To answer the initial question: Fucktards, being unreasonable PERSONs, are our biggest threat.

Where is the deterrence?  Why not have each IC employee (civ and mil) sign a document simply stating "If you remove materials from this facility and those said materials are later deemed to have cause seriously grave damage to the security the United States by your removal and subsequent compromise, you will be shot in the face immediately upon conviction by a jury of your peers.  Have a nice day and thank you for your selfless service to this great nation."


----------



## AWP (Jul 27, 2013)

Awesome post, lindy.

The only way to secure your data is to go back to the days of dumb terminals. With patience, time, and one other "tool" you can take all the data you want off of gov't machines. Always have, always will unless we go back to dumb terminals.

I like lindy's solution better by a mile.


----------



## x SF med (Jul 27, 2013)

there's a store here that recently had 16Gb micro thumb drives (really just 1"x1/2"x1/4") on sale for $11...   cheap and easily concealable.


----------



## Confederate Son (Jul 27, 2013)

x SF med said:


> on sale for $11...   cheap and easily concealable.

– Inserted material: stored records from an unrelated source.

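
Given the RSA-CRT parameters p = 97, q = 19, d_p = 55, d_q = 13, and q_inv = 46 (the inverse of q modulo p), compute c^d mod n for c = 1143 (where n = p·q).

m₁ = c^(d_p) mod p: c ≡ 76 (mod 97), and 76^55 mod 97 = 10.
m₂ = c^(d_q) mod q: c ≡ 3 (mod 19), and 3^13 mod 19 = 14.
h = q_inv·(m₁ − m₂) mod p = 46·(10 − 14) mod 97 = 10.
m = m₂ + h·q = 14 + 10·19 = 204.

204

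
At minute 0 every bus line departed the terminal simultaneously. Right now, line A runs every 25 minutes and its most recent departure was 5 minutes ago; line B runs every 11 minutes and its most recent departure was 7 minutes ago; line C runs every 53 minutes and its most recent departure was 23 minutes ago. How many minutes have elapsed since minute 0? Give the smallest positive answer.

The moduli are pairwise coprime; N = 25·11·53 = 14575.
N/25 = 583; 583 ≡ 8 (mod 25); 8·22 ≡ 1, so inverse 22.
N/11 = 1325; 1325 ≡ 5 (mod 11); 5·9 ≡ 1, so inverse 9.
N/53 = 275; 275 ≡ 10 (mod 53); 10·16 ≡ 1, so inverse 16.
t ≡ 5·583·22 + 7·1325·9 + 23·275·16 = 248805.
248805 mod 14575 = 1030.

1030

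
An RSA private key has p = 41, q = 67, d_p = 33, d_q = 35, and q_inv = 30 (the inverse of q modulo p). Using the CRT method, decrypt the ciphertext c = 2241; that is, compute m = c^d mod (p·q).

2651

m₁ = c^(d_p) mod p: c ≡ 27 (mod 41), and 27^33 mod 41 = 27.
m₂ = c^(d_q) mod q: c ≡ 30 (mod 67), and 30^35 mod 67 = 38.
h = q_inv·(m₁ − m₂) mod p = 30·(27 − 38) mod 41 = 39.
m = m₂ + h·q = 38 + 39·67 = 2651.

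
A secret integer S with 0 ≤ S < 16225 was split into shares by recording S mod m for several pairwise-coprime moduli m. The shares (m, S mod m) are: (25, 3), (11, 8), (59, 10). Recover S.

1603

The moduli are pairwise coprime; N = 25·11·59 = 16225.
N/25 = 649; 649 ≡ 24 (mod 25); 24·24 ≡ 1, so inverse 24.
N/11 = 1475; 1475 ≡ 1 (mod 11), inverse 1.
N/59 = 275; 275 ≡ 39 (mod 59); 39·56 ≡ 1, so inverse 56.
S ≡ 3·649·24 + 8·1475·1 + 10·275·56 = 212528.
212528 mod 16225 = 1603.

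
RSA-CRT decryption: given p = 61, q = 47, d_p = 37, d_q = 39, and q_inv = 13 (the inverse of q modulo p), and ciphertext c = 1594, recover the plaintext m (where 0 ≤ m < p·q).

m₁ = c^(d_p) mod p: c ≡ 8 (mod 61), and 8^37 mod 61 = 28.
m₂ = c^(d_q) mod q: c ≡ 43 (mod 47), and 43^39 mod 47 = 5.
h = q_inv·(m₁ − m₂) mod p = 13·(28 − 5) mod 61 = 55.
m = m₂ + h·q = 5 + 55·47 = 2590.

2590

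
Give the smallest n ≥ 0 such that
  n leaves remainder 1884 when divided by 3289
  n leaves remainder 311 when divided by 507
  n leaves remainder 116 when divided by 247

156467

Combine the congruences pairwise.
gcd(3289, 507) = 13 and 13 | (311 − 1884), so the pair is consistent; merging gives n ≡ 28196 (mod 128271), where 128271 = lcm(3289, 507).
gcd(128271, 247) = 13 and 13 | (116 − 28196), so the pair is consistent; merging gives n ≡ 156467 (mod 2437149), where 2437149 = lcm(128271, 247).
The solution is unique modulo lcm(3289, 507, 247) = 2437149.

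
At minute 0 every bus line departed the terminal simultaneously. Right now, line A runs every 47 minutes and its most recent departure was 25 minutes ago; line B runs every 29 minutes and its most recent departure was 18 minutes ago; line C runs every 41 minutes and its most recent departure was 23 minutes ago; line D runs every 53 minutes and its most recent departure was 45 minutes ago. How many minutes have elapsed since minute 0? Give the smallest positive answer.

From t ≡ 25 (mod 47) write t = 25 + 47s. Substituting into t ≡ 18 (mod 29) gives 47s ≡ 22 (mod 29), and since 18⁻¹ ≡ 21 (mod 29), s ≡ 27. Hence t ≡ 25 + 47·27 = 1294 (mod 1363).
From t ≡ 1294 (mod 1363) write t = 1294 + 1363s. Substituting into t ≡ 23 (mod 41) gives 1363s ≡ 0 (mod 41), and since 10⁻¹ ≡ 37 (mod 41), s ≡ 0. Hence t ≡ 1294 + 1363·0 = 1294 (mod 55883).
From t ≡ 1294 (mod 55883) write t = 1294 + 55883s. Substituting into t ≡ 45 (mod 53) gives 55883s ≡ 23 (mod 53), and since 21⁻¹ ≡ 48 (mod 53), s ≡ 44. Hence t ≡ 1294 + 55883·44 = 2460146 (mod 2961799).

2460146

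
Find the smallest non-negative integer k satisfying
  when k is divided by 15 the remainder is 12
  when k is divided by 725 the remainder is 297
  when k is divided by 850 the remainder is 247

35097

gcd(15, 725) = 5 and 5 | (297 − 12), so the pair is consistent; merging gives k ≡ 297 (mod 2175), where 2175 = lcm(15, 725).
gcd(2175, 850) = 25 and 25 | (247 − 297), so the pair is consistent; merging gives k ≡ 35097 (mod 73950), where 73950 = lcm(2175, 850).
The solution is unique modulo lcm(15, 725, 850) = 73950.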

Thats where the scam comes in.. the thieves will buy a large order from a promo company..pay $6.00 using a stolen credit card then turn around and sell them for $14.00.. and clear a straight profit..


----------



## Florida173 (Jul 27, 2013)

Well... I'm pretty sure that we've all heard of the issues with thumb drives since Buckshot Yankee...


----------



## RackMaster (Jul 27, 2013)

The good thing about Group Policy is disabling ports and devices; shut the fuckers off.


----------



## JBS (Jul 28, 2013)

They're a threat outside of dotgov circles just as much if not moreso.  Think vital infrastructure.   Government and military are not the only categories of assets vital to national security.


----------



## Ranger Psych (Jul 29, 2013)

RackMaster said:


> The good thing about Group Policy is disabling ports and devices; shut the fuckers off.



The good thing about a set of wire snips.... disabling ports and devices in a positive manner.


----------



## x SF med (Jul 29, 2013)

Honor .... and Integrity...  and personal responsibility...  those would help.  But I like Lindy's method, if you steal the info, get shot in the face - I would not go so far as a jury trial though, if you are caught with the data leaving a secure area or terminal, you are going to suffer from terminal lead poisoning...


----------